As he repeated these words half aloud, Maurice rose and paced the room excitedly.

"Yes," he said to himself, "a wise counsel. Men, women, what are they?" He knit his brows and his eyes looked fierce. "What are we?—miserable, and our misery makes us bad. God!—if there be a God!"—he lifted his pale, agitated face, but underlying his wretched, wild doubts might have been read there the reverence of a fine soul—"why are we miserable, seeking good for evermore, and finding evil, inconstancy, falsehood? Why is our fair world the abode of fiends incarnate, who burden the ages with their folly? And if we were happy"—again he lifted his pale face, and the dazzling snow-peaks against their azure background met his gaze—"if we were happy," he repeated slowly—"if she had been happy—O God! she would have been good, for the soul of purity was in her; but misery brings madness to the blood and thoughts of evil to the heart; and for misery there is no cure under the sun."

For a few moments he remained perfectly still and silent, his arms folded, his brow contracted, looking out upon the snow-fields; then added, this time half aloud, "But one!"

He turned from the window and cast a rapid, hungry glance round the room. It was comfortably arranged, the small wood-fire crackling merrily, the clothes he was about to wear hanging on a chair beside it carefully brushed, his bed turned down, exhibiting the whitest of white linen; but what specially drew Maurice's attention was his portmanteau, which, after the necessary articles had been taken from it, Karl had left open, that the expediency of further unpacking might be decided by his master. It was a large travelling portmanteau, evidently full of a miscellaneous collection of articles—books, dressing-apparatus, clothes, curiosities picked up in wandering from place to place. On one of these curiosities, which was lying near the top of the open side, Maurice's eyes finally rested.

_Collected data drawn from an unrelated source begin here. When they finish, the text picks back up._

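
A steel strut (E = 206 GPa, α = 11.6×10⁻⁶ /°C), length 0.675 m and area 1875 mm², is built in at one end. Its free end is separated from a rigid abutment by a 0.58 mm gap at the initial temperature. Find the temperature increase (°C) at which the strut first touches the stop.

ΔT ≈ 74.1 °C

Contact occurs when the free expansion equals the gap: αΔT L = 0.58 mm.
So ΔT = g/(αL) = 0.58/(11.6×10⁻⁶ × 675) = 74.07 °C.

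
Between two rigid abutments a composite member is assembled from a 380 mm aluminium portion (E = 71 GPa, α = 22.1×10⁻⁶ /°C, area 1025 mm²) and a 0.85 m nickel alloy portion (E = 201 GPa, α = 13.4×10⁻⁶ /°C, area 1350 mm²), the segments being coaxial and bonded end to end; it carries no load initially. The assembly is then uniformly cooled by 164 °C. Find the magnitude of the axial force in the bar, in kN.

P ≈ 388 kN (tensile)

If the supports were absent, the total length change would be Σ αᵢΔT Lᵢ = 22.1×10⁻⁶×164×380 + 13.4×10⁻⁶×164×850 = 3.245 mm.
Since the ends are fixed, an axial force P builds up, equal in every segment, with P · Σ Lᵢ/(AᵢEᵢ) = δ_free.
Σ Lᵢ/(AᵢEᵢ) = 380/(1025×71×10³) + 850/(1350×201×10³) = 8.354×10⁻⁶ mm/N.
Hence P = δ_free / Σ(L/AE) = 3.245/8.354×10⁻⁶ = 388.5 kN (tensile).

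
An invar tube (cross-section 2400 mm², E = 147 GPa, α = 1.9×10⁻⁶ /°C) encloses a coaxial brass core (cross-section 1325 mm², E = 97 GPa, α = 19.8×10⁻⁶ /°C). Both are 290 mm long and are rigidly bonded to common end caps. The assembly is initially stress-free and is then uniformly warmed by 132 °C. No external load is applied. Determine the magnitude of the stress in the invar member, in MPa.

The brass has the larger α, so on heating it would change length more than the invar if both were free. The rigid plates force a common final length, so the brass is put into compression and the invar into tension, with equal and opposite forces P (no external load).
Setting the final lengths equal and cancelling L: (α₁ − α₂)ΔT = P/(A₁E₁) + P/(A₂E₂).
|α₁ − α₂|·ΔT = 17.9×10⁻⁶ × 132 = 0.002363.
1/(A₁E₁) + 1/(A₂E₂) = 1/(2400×147×10³) + 1/(1325×97×10³) = 1.062×10⁻⁸ N⁻¹.
P = 0.002363 / 1.062×10⁻⁸ = 222600 N = 222.6 kN.
σ_{invar} = P/A₁ = 222600/2400 = 92.75 MPa, tensile.

σ ≈ 92.7 MPa (tensile)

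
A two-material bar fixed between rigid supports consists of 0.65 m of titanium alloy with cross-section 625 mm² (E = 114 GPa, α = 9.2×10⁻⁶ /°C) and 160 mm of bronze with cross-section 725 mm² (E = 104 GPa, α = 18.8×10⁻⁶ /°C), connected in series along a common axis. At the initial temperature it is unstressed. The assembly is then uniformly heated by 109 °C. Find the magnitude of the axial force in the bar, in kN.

Free thermal expansion of the whole bar: Σ αᵢΔT Lᵢ = 9.2×10⁻⁶×109×650 + 18.8×10⁻⁶×109×160 = 0.9797 mm.
The walls prevent any net length change, so an axial force P (same in every segment) develops. Compatibility: P · Σ Lᵢ/(AᵢEᵢ) = δ_free.
The series flexibility is Σ Lᵢ/(AᵢEᵢ) = 650/(625×114×10³) + 160/(725×104×10³) = 1.124×10⁻⁵ mm/N.
So P = 0.9797 / 1.124×10⁻⁵ = 87.12 kN, compressive.

P ≈ 87.1 kN (compressive)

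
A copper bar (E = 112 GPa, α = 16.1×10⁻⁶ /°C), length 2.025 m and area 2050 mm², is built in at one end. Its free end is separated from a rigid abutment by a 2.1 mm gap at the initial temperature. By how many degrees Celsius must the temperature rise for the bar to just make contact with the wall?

ΔT ≈ 64.4 °C

The gap closes when αΔT L = 2.1 mm, since the bar is still unstressed at that instant.
ΔT = 2.1 / (16.1×10⁻⁶ × 2025) = 64.41 °C.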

For a moment he gazed silently, then crossing the room took it up in his hand to examine it more closely. A case containing a pair of small pocket-pistols, the barrels of silvered metal richly chased with gold. One of these Maurice removed from its covering. He handled it with a certain curiosity, took it to pieces to examine its condition, cleaned it with the most delicate care, then, after putting it together again, spent a few moments in listening to its click. It looked more like an elegant toy than a dangerous weapon. Maurice put it down and returned it to the case, which contained, besides the companion pistol, a small flask of gunpowder and some bullets. These he took out, then in a quiet, leisurely manner proceeded to load the pistol. His attitude was rather that of a man who is amusing himself, trying to kill time, than of one who has any serious purpose in view. And perhaps at this moment Maurice was scarcely serious. In any case, when his work was done he did not proceed farther; he put the pistol down again. It almost seemed as if this quiet, ordinary occupation (for Maurice's firearms had always been treated by him with minute personal care—he did not allow a servant to touch them) had quieted the tone of his mind and banished some of his dark thoughts. He put down the pistol then, and turned back to the fireside to resume his unhealthy musing.

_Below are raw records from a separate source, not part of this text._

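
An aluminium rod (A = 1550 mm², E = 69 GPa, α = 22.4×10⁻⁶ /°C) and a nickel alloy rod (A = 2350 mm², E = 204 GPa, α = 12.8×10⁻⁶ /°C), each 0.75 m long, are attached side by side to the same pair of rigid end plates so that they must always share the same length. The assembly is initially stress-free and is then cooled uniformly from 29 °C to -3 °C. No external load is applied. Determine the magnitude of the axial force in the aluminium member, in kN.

P ≈ 26.9 kN (tensile in the aluminium)

Equilibrium of a rigid end plate with no external load gives equal and opposite internal forces ±P in the two members. Since α_{aluminium} > α_{nickel alloy}, cooling drives the aluminium into tension and the nickel alloy into compression.
Equating the net (thermal + elastic) strains gives |α₁ − α₂|·ΔT = P·[1/(A₁E₁) + 1/(A₂E₂)].
|α₁ − α₂|·ΔT = 9.6×10⁻⁶ × 32 = 0.0003072.
1/(A₁E₁) + 1/(A₂E₂) = 1/(1550×69×10³) + 1/(2350×204×10³) = 1.144×10⁻⁸ N⁻¹.
P = 0.0003072 / 1.144×10⁻⁸ = 26860 N = 26.86 kN.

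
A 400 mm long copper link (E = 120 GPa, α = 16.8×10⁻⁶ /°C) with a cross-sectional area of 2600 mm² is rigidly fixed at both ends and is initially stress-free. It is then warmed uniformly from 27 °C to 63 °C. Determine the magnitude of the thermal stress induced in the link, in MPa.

Because both ends are immovable the net strain is zero, and the suppressed thermal strain is αΔT = 16.8×10⁻⁶ × 36 = 604.8×10⁻⁶.
The stress required to suppress this strain is σ = Eε = 120×10³ × 604.8×10⁻⁶ = 72.58 MPa, compressive since the link is trying to expand.

σ ≈ 72.6 MPa (compressive)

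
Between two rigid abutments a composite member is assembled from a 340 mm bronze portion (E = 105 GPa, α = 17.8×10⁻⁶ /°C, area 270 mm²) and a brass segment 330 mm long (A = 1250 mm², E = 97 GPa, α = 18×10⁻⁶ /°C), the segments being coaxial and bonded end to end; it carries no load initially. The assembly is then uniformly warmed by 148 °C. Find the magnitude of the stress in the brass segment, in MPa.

σ ≈ 96.5 MPa (compressive)

If the supports were absent, the total length change would be Σ αᵢΔT Lᵢ = 17.8×10⁻⁶×148×340 + 18×10⁻⁶×148×330 = 1.775 mm.
The rigid supports impose zero overall length change; the single axial force P common to all segments must satisfy P Σ Lᵢ/(AᵢEᵢ) = δ_free.
The series flexibility is Σ Lᵢ/(AᵢEᵢ) = 340/(270×105×10³) + 330/(1250×97×10³) = 1.471×10⁻⁵ mm/N.
Hence P = δ_free / Σ(L/AE) = 1.775/1.471×10⁻⁵ = 120.6 kN (compressive).
σ_{brass} = P / A = 120600 / 1250 = 96.49 MPa.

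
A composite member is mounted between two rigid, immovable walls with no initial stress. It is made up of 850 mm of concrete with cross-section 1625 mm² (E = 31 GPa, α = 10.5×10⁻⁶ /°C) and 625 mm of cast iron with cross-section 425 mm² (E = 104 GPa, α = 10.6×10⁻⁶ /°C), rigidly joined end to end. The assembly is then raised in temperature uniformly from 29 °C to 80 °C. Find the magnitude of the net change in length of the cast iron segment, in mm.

If the supports were absent, the total length change would be Σ αᵢΔT Lᵢ = 10.5×10⁻⁶×51×850 + 10.6×10⁻⁶×51×625 = 0.793 mm.
The rigid supports impose zero overall length change; the single axial force P common to all segments must satisfy P Σ Lᵢ/(AᵢEᵢ) = δ_free.
Σ Lᵢ/(AᵢEᵢ) = 850/(1625×31×10³) + 625/(425×104×10³) = 3.101×10⁻⁵ mm/N.
So P = 0.793 / 3.101×10⁻⁵ = 25.57 kN, compressive.
For the cast iron segment, free thermal change = 10.6×10⁻⁶×51×625 = 0.3379 mm and elastic change from P = 25570×625/(425×104×10³) = 0.3616 mm; these oppose, so the net change is 0.0237 mm (segment shortens).

|ΔL| ≈ 0.0237 mm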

For here lay Maurice Grey's error. Instead of mastering his morbid feelings, driving them away by stress of hard work and diversity of thought, he, like many a strong man before and since, suffered them to master him.

Again and again he would return to the old mystery, bringing the energy of his soul to bear upon it. Again and again it would elude him, till, mortified and baffled, tied down to the narrow circle of self-knowledge, a broad outlook on humanity impossible by reason of his self-chosen fate, he had come to loathe his very life as an evil thing.

It is easier to meet a foe in fair fight than a giant formed by a diseased imagination—blurred, indistinct, but awful with the terrors of the unknown.

With his small pistol within reach, Maurice set to work once more thinking over humanity's woes and wrongs, gloomily seeking for the shadow of a reason why life should be thought worth having—why it would not be well to pass out from it once and for ever through the lurid portals of self-destruction. What wonder that his unhealthy pondering should point out to him no ray of light, no gleam of hope?

But happily for Maurice, and for the many who were interesting themselves in his welfare, his mind at the time could bear no further tension. Rather to his own surprise, he found it wandering from the solemn question of life versus death to the common things that surrounded him. How strange it is that at the solemnest moments the trivial and commonplace intrude the most perseveringly! And yet it is a fact that might be proved by numberless instances.